Been playing Deck of Haunts, a combination deckbuilder/basebuilder game where you play as a haunted house and do haunted house stuff to people who enter to investigate

It's really good. My only minor gripe is that there's no ability to let you turn the investigators against each other, even though that's a major aspect of a lot of horror films about haunted buildings (The Shining, The Amityville Horror, etc.) and it could easily fit into the game's existing mechanics

I think I saw SplatterCat do a intro Let's Play/review of that back when it was in pre-release; it looked interesting.
 

I have been lent a Switch so I am finally playing Super Mario Odyssey and Mario Kart 8 Deluxe. Animal Crossing: New Horizons is on there too but I am hesitant to try it without prime player present, what with the whole "one island per Switch" thing. Once the local "GameStop" has been renamed back to EB Games I want to finally get Breath of the Wild though, and probably Tears of the Kingdom after that.
 


It's in fulle release now. But I had well over 10 hours logged even on the pre-release demo

I'll have to watch and see if it ever ends up on GOG.

EDIT: And I like Splattercat's channel too.
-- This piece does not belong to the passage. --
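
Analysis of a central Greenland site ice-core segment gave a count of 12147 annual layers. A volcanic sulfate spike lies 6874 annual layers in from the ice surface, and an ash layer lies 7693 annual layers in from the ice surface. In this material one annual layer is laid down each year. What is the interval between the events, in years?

7693 − 6874 = 819 annual layers lie between the two events.
One annual layer per year makes the interval 819 years.

819 years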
He covers a lot of cool games

A lot of things he does aren't of much interest these days (I don't do realtime games much) but I started following him back when he did more longform games, and he still does some things I find interesting.
 

Since it was on sale, i decided to grab Monster Train. Really what pushed me over the edge was Damon from Gamescoop talking up Monster Train 2. I really like Slay the Spire (and deckbuilders in general).

On just one playthrough, it is fun. it feels a little more complex than StS, but not by a terrible amount. I am interested to see what its replayability is like.
 

Since it was on sale, i decided to grab Monster Train. Really what pushed me over the edge was Damon from Gamescoop talking up Monster Train 2. I really like Slay the Spire (and deckbuilders in general).

On just one playthrough, it is fun. it feels a little more complex than StS, but not by a terrible amount. I am interested to see what its replayability is like.
It's great! MT has a higher drive toward "escape velocity" than StS. It gives you ample opportunities to exceed the obvious design tolerances, lots of doubling and potential infinites, and unlike StS it intentionally scales such that you're required to use those tricks.

That being said, it is completely obsoleted by MT2, which simply has twice the content.